Telle est la force de certains livrets qu’ils stimulent la veine créatrice de plusieurs compositeurs successivement et engendrent ainsi plusieurs opéras à travers les siècles, pour le plus grand bonheur des amateurs. Ainsi, ce Barbier de Séville de Giovanni Paisiello, écrit près de 33 ans avant celui de Rossini, d’après la même pièce de Beaumarchais, mais adaptée différemment, sans doute avec moins de subtilité. Si on retrouve bien les principaux personnages de l’intrigue tous campés dans leur position un peu caricaturale, certains aspects de la pièce initiale sont ici affadis : plus de trace de critique sociale dans le personnage de Figaro, réduit au simple rôle de valet qui garde désormais ses réflexions pour lui ! Pour le reste, l’intrigue et l’esprit de Beaumarchais sont assez fidèlement maintenus, ainsi que le caractère bouffe un peu débridé de la pièce.

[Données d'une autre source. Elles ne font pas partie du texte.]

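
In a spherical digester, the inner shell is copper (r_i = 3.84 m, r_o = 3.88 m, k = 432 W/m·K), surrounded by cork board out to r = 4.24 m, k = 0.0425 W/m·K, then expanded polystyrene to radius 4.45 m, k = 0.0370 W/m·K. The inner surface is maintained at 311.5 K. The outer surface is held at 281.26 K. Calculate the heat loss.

Q = 466 W

Treat each layer as a resistance in series:
  R_copper = (1/3.84 − 1/3.88)/(4πk) = 0.002685/(4π·432) = 4.945×10^-7 K/W
  R_cork board = (1/3.88 − 1/4.24)/(4πk) = 0.02188/(4π·0.0425) = 0.04097 K/W
  R_expanded polystyrene = (1/4.24 − 1/4.45)/(4πk) = 0.01113/(4π·0.0370) = 0.02394 K/W
ΣR = 4.945×10^-7 + 0.04097 + 0.02394 = 0.06491 K/W
Q = ΔT/ΣR = (311.5 K − 281.26 K)/0.06491 = 466 W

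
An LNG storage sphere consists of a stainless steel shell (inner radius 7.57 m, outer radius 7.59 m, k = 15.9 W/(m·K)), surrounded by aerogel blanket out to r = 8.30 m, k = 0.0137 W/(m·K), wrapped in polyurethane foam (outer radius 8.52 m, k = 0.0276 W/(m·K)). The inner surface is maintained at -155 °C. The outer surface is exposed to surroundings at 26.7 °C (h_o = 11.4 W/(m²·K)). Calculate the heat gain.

Q = 2440 W

Series thermal resistances, inner to outer:
  R_stainless steel = (1/7.57 − 1/7.59)/(4πk) = 3.481×10^-4/(4π·15.9) = 1.742×10^-6 K/W
  R_aerogel blanket = (1/7.59 − 1/8.30)/(4πk) = 0.01127/(4π·0.0137) = 0.06546 K/W
  R_polyurethane foam = (1/8.30 − 1/8.52)/(4πk) = 0.003111/(4π·0.0276) = 0.008970 K/W
  R_conv,out = 1/(4πr²h) = 1/(4π·8.52²·11.4) = 9.616×10^-5 K/W
ΣR = 1.742×10^-6 + 0.06546 + 0.008970 + 9.616×10^-5 = 0.07453 K/W
Q = ΔT/ΣR = (-155 °C − 26.7 °C)/0.07453 = -2440 W
(Negative Q ⇒ heat flows inward; heat gain = 2440 W.)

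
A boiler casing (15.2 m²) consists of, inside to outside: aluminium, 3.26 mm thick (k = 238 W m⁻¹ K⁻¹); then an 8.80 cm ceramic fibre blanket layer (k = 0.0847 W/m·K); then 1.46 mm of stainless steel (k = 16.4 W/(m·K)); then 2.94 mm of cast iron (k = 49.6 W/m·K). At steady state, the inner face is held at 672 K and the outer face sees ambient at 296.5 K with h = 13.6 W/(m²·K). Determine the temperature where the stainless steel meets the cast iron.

T = 321.3 K

Series thermal resistances, inner to outer:
  R_aluminium = L/(kA) = 0.00326/(238·15.2) = 9.011×10^-7 K/W
  R_ceramic fibre blanket = L/(kA) = 0.0880/(0.0847·15.2) = 0.06835 K/W
  R_stainless steel = L/(kA) = 0.00146/(16.4·15.2) = 5.857×10^-6 K/W
  R_cast iron = L/(kA) = 0.00294/(49.6·15.2) = 3.900×10^-6 K/W
  R_conv,out = 1/(hA) = 1/(13.6·15.2) = 0.004837 K/W
ΣR = 9.011×10^-7 + 0.06835 + 5.857×10^-6 + 3.900×10^-6 + 0.004837 = 0.07320 K/W
Q = ΔT/ΣR = (672 K − 296.5 K)/0.07320 = 5130 W
From the inner boundary to the stainless steel/cast iron interface, ΣR_partial = 0.06836 K/W.
T_interface = T_in − Q·ΣR_partial = 672 K − (5130)(0.06836) = 321.3 K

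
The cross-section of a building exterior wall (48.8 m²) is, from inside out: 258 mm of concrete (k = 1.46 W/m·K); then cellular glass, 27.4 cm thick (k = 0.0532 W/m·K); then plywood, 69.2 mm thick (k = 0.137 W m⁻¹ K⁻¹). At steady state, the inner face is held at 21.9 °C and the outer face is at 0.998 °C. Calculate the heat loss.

Treat each layer as a resistance in series:
  R_concrete = L/(kA) = 0.258/(1.46·48.8) = 0.003621 K/W
  R_cellular glass = L/(kA) = 0.274/(0.0532·48.8) = 0.1055 K/W
  R_plywood = L/(kA) = 0.0692/(0.137·48.8) = 0.01035 K/W
ΣR = 0.003621 + 0.1055 + 0.01035 = 0.1195 K/W
Q = ΔT/ΣR = (21.9 °C − 0.998 °C)/0.1195 = 175 W

Q = 175 W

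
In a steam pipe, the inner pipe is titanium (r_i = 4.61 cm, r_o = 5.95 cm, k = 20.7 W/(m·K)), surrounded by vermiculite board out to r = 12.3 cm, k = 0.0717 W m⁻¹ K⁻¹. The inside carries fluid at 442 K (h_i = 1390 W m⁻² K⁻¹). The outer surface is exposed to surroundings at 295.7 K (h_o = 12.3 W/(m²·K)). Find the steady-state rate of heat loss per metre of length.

Treat each layer as a resistance in series:
  R'_conv,in = 1/(2πr h) = 1/(2π·0.0461·1390) = 0.002484 m·K/W
  R'_titanium = ln(0.0595/0.0461)/(2πk) = 0.2552/(2π·20.7) = 0.001962 m·K/W
  R'_vermiculite board = ln(0.123/0.0595)/(2πk) = 0.7262/(2π·0.0717) = 1.612 m·K/W
  R'_conv,out = 1/(2πr h) = 1/(2π·0.123·12.3) = 0.1052 m·K/W
ΣR = 0.002484 + 0.001962 + 1.612 + 0.1052 = 1.722 m·K/W
Q' = ΔT/ΣR = (442 K − 295.7 K)/1.722 = 85.0 W/m

Q' = 85.0 W/m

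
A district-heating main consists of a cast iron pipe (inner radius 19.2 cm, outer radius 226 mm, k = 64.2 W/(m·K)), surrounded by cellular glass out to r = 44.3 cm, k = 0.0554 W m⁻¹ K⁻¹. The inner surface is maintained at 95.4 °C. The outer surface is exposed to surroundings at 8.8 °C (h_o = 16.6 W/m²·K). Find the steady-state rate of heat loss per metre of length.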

Au plan musical, Paisiello n’a ni la verve ni le génie de Mozart (dont il est l’ainé d’une demi génération), mais se montre un très digne héritier de Pergolèse. La partition est d’un bout à l’autre d’excellente facture, assurant maints rebondissements, ménageant quelques beaux moments mélodiques, sans trop de force dramatique cependant.
C’est donc à une version de concert de cet autre Barbier que nous conviaient René Jacobs et ses troupes ce vendredi, dans une salle comble, à l’initiative conjointe du Klara festival (Klara est la radio classique publique d’expression néerlandophone en Belgique), du Palais des Beaux Arts et le de la Monnaie. La même production avait déjà été montée pour six représentations le mois dernier à Vienne au Theater an der Wien, dans une mise en scène de Moshe Leiser & Patrice Caurier.
Qui dit version concert ne dit pas nécessairement que les chanteurs quittent leur personnage et chantent face au public, les bras le long du corps. Tous ici connaissent leur rôle par cœur, jouent autant qu’ils chantent, se déplacent sur tout le plateau autour de l’orchestre, même s’ils ont pour tout décor un fauteuil de velours rouge devant les premiers violons. Le spectacle est vivant, plein d’entrain et d’esprit, on se laisse d’autant plus facilement emporter par l’intrigue qu’on la connait bien, et on rit de bon cœur aux facéties et stratagèmes des deux amoureux pour gruger l’affreux Bartolo. La difficulté pour le critique est plutôt d’oublier Rossini, de faire abstraction de ce qu’il connait pour se concentrer sur ce qu’il voit et entend.
La distribution est idéale : chaque personnage semble avoir l’âge du rôle, la troupe est très soudée et les voix sont de très bonnes qualités. Le Figaro du jeune Andrè Schuen fait forte impression, tant par la qualité de la voix que la présence scénique. Né en 1986, ce baryton autrichien a reçu sa formation au Mozarteum de Salzbourg, et a déjà réussi, malgré son jeune âge, à figurer dans des productions dirigées par Rattle, Muti ou Harnoncourt ! A peine plus âgée, la soprano norvégienne Mari Eriksmoen campe une Rosine au charme un peu coquin, avec beaucoup de caractère dans la voix. Topi Lehtipuu est excellent scéniquement, mais accuse quelques faiblesses vocales : le timbre est chaud et les couleurs sont belles mais tout le registre aigu est affecté d’un vibrato serré qui nuit à l’épanouissement de la voix. Dans cette jeune distribution, Pietro Spagnoli (Bartolo) et Fulvio Bettini (don Basilio) font figure de vieux routiers. Ils sont excellents l’un et l’autre, subtilement drôle sans exagération, les voix magnifiquement timbrées, absolument parfaits dans leurs rôles.
L’interprétation de René Jacobs à la tête de l’excellent Feiburger Barockorchester met particulièrement bien en relief les qualités de la partition et assure la cohésion musicale du spectacle sans faiblir. Très imaginatif dans les récitatifs, auxquels il incorpore subtilement quelques citations subreptices, plein d’entrain et d’énergie communicative, Jacobs parvient, par un petit rappel du thème initial de l’ouverture des Noces de Figaro dans la dernière intervention du clavier, à suggérer une continuité entre ce Barbier de 1783 et l’opéra de Mozart, basée sur le deuxième volet de la trilogie de Beaumarchais, écrit moins de trois années plus tard.